Напротив, в общении с Коленом она испытывала спокойное чувство братской доверчивости. У нее не было от него тайн. Он принимал ее такой, какая она есть. Ни на минуту не переставая восхищаться ею. С ним она могла просто молчать.
Она не чувствовала, как ею вновь овладевает дремота. Покачивающееся на якоре судно усыпляло ее. Палуба почти опустела в этот час, так как многие сошли на берег, отправившись за овцами, блеяние которых доносилось издалека, а также за шерстью, винами и сырами, в изобилии производившихся в этих краях.
Няньки и кормилицы унесли новорожденных от жары в кормовые каюты. Время от времени Анжелика приоткрывала глаза и устремляла на Колена задумчивый взгляд.
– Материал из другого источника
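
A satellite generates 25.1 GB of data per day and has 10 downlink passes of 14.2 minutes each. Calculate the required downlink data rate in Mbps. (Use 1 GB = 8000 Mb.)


total contact time = 10 * 14.2 * 60 = 8520.0000 s
data = 25.1 GB = 200800.0000 Mb
rate = 200800.0000 / 8520.0000 = 23.5681 Mbps

23.5681 Mbps


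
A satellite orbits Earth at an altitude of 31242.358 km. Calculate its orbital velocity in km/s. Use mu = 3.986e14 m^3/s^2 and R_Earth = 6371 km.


r = R_E + alt = 6371.0 + 31242.358 = 37613.3580 km = 3.7613358e+07 m
v = sqrt(mu/r) = sqrt(3.986e14 / 3.7613358e+07) = 3255.3493 m/s = 3.2553 km/s

3.2553 km/s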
Ее мысль блуждала в тишине. Рождение двойян напоминало ей о почти забытом, о времени, когда она, как ей казалось, носила под сердцем ребенка Колена.
Но он был не в счет.
Возвратившись во Францию из Марокко, она привезла с собой этот тайный дар пустыни. Однако вскоре лишилась его по вине этого кретина, маркиза де Бретея, которому король поручил привезти мятежницу под надежной охраной.
Боясь, как бы она опять от него не ускользнула, он повез ее по таким жутким ухабистым дорогам, что в конце концов их карета опрокинулась. Ее надежда погибла. «Поверьте, милая дамочка, ни о чем не стоит сожалеть, – говорила ей повитуха того местечка, куда ее, истекающую кровью, доставил адский конвой. – Дети только осложняют жизнь. И потом, если уж это так вас огорчает, вы всегда можете заиметь еще одного ребенка!»
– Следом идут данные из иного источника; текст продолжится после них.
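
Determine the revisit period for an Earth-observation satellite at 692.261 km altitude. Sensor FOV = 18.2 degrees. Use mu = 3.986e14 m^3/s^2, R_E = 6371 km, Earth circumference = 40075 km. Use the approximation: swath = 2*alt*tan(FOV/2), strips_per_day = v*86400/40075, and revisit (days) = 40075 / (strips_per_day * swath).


swath = 2*692.261*tan(0.158825) = 221.7645 km
v = sqrt(mu/r) = 7512.1806 m/s = 7.5122 km/s
strips/day = v*86400/40075 = 7.5122*86400/40075 = 16.1959
coverage/day = strips * swath = 16.1959 * 221.7645 = 3591.6850 km
revisit = 40075 / 3591.6850 = 11.1577 days

11.1577 days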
Она приоткрыла глаза и взглянула на Колена. Ни он, никто другой так никогда ничего и не узнали. Поначалу она боялась, что проговорилась в бреду, но потом успокоилась. Печать ее уст привычно хранила тайну. Крошечную тайну, недостойную того волнения, которое вызвала бы ее невольная откровенность.
Изъян здоровья. Досадная неприятность в жизни женщины. Ей к нему и приноравливаться. «Мне всегда везло…». Ибо повитуха сказала ей, что речь шла о «девственной яйцеклетке», то есть о пустоте, оболочке, и это сообщение смягчило ее боль и стерло картины, которые она, как всякая женщина, принялась было рисовать в своем воображении: с любовью Колена, пронесенной через моря, бушевавшей тайным пламенем, который она всякий раз чувствовала при его приближении.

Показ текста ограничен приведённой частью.